Ainsi, quel que soit la cause de l'absence d'activité de la société elle ne l'exonère pas de procéder au licenciement et de payer les salaires jusqu'à son prononcé.

Une décision à méditer par les mandataires sociétés en liquidation.

lundi, 2 mai 2011

La modification du contrat sur avis d'inaptitude partielle nécessite l'accord du salarié

Cour de cassation - chambre sociale - 2 mars 2011

Dans cet intéressant arrêt de la Chambre sociale, il est statué sur le sort d'un salarié commercial qui plaignait initialement de la modification unilatérale par son employeur des conditions de détermination de sa prime d'objectif. Postérieurement il a été placé en arrêt maladie et le médecin du travail préconisait la diminution de son temps de travail. L'employeur décidait unilatéralement de réduire son temps de travail de 20% et son secteur géographique de 42%.

Déclaré ensuite inapte à tout poste dans l'entreprise, il avait fait l'objet d'un licenciement.

Après avoir intenté une action en résiliation sur le fondement de la modification de sa prime, le salarié, débouté en premier instance, puis placé en arrêt de travail avait fait appel, abandonné sa demande de résiliation judiciaire et contesté la cause réelle et sérieuse du licenciement pour inaptitude.

La Cour d'appel a suivi le salarié et considéré que la modification du secteur du salarié sans son accord constituait une faute de l'employeur, directement à l'origine de son inaptitude. La Cour acceptait aussi de suivre le salarié dans sa contestation de la modification du calcul de sa prime.

La Chambre sociale retient la solution de la Cour d'appel s'agissant de l'absence de cause réelle et sérieuse de la rupture.

La modification de secteur géographique nécessitait l'accord du salarié, ce qui n'avait pas été sollicité par l'employeur. Elle était donc fautive.

La Cour ayant constaté que cette faute avait directement été à l'origine de l'inaptitude, elle devait déclarer le licenciement pour inaptitude dépourvu de cause réelle et sérieuse et a justement fixé le préjudice à près de 100 000 €.
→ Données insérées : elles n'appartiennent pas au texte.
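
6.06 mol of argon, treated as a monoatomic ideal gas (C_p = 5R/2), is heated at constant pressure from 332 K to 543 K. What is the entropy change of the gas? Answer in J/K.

At constant pressure, ΔS = nC_p ln(T₂/T₁) with C_p = 5R/2 = 20.79 J mol⁻¹ K⁻¹.
ΔS = 6.06 × 20.79 × ln(543/332) = 62 J/K.

ΔS = 62 J/K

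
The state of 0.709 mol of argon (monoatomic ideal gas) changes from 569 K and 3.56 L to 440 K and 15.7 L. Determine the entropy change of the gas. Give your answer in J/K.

ΔS = 6.47 J/K

Entropy is a state function: ΔS = nC_V ln(T₂/T₁) + nR ln(V₂/V₁), with C_V = 3R/2 = 12.47 J mol⁻¹ K⁻¹ for a monoatomic ideal gas.
ΔS = 0.709 × [12.47 × ln(440/569) + 8.314 × ln(15.7/3.56)] = 6.47 J/K.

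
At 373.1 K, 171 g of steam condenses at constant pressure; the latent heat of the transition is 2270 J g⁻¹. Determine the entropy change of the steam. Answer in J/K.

ΔS = -1040 J/K

Heat released by the substance: Q = −mL = −171 × 2270 = −388170 J.
At constant T, ΔS = Q_rev/T = −388170 / 373.1 = -1040 J/K.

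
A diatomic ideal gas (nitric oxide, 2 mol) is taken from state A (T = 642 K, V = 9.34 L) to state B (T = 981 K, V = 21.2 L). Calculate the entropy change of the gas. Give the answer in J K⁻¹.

Entropy is a state function: ΔS = nC_V ln(T₂/T₁) + nR ln(V₂/V₁), with C_V = 5R/2 = 20.79 J mol⁻¹ K⁻¹ for a diatomic ideal gas.
ΔS = 2 × [20.79 × ln(981/642) + 8.314 × ln(21.2/9.34)] = 31.3 J/K.

ΔS = 31.3 J/K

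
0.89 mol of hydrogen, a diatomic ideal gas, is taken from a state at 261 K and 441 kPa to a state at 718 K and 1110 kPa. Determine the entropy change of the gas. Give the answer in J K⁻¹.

ΔS = 19.4 J/K

ΔS = nC_p ln(T₂/T₁) − nR ln(P₂/P₁), with C_p = 7R/2 = 29.1 J mol⁻¹ K⁻¹ for a diatomic ideal gas.
ΔS = 0.89 × [29.1 × ln(718/261) − 8.314 × ln(1110/441)] = 19.4 J/K.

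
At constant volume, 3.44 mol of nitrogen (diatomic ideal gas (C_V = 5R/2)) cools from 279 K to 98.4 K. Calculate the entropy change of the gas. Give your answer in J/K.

At constant volume, ΔS = nC_V ln(T₂/T₁) with C_V = 5R/2 = 20.79 J mol⁻¹ K⁻¹.
ΔS = 3.44 × 20.79 × ln(98.4/279) = -74.5 J/K.

ΔS = -74.5 J/K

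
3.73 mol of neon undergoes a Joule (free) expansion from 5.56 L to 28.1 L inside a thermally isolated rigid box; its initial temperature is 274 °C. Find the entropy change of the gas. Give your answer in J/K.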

Elle approuve également la Cour d'avoir condamné l'employeur à 10 0000 € d'indemnisation au titre d'un préjudice distinct du licenciement à raison de cette modification illégale.

Cependant elle casse l'arrêt s'agissant de la modification du calcul de la prime d'objectif. En effet, il était contractuellement prévu que sa modification pouvait être décidée unilatéralement par l'employeur. L'accord du salarié n'était donc pas nécessaire.

Le salarié se voit ainsi indemnisé à des montants substantiels alors que le premier incident ayant donné lieu à la saisine du Conseil des Prudhommes était finalement voué à l'échec puisqu'il s'agissait d'une mesure légitime de l'employeur.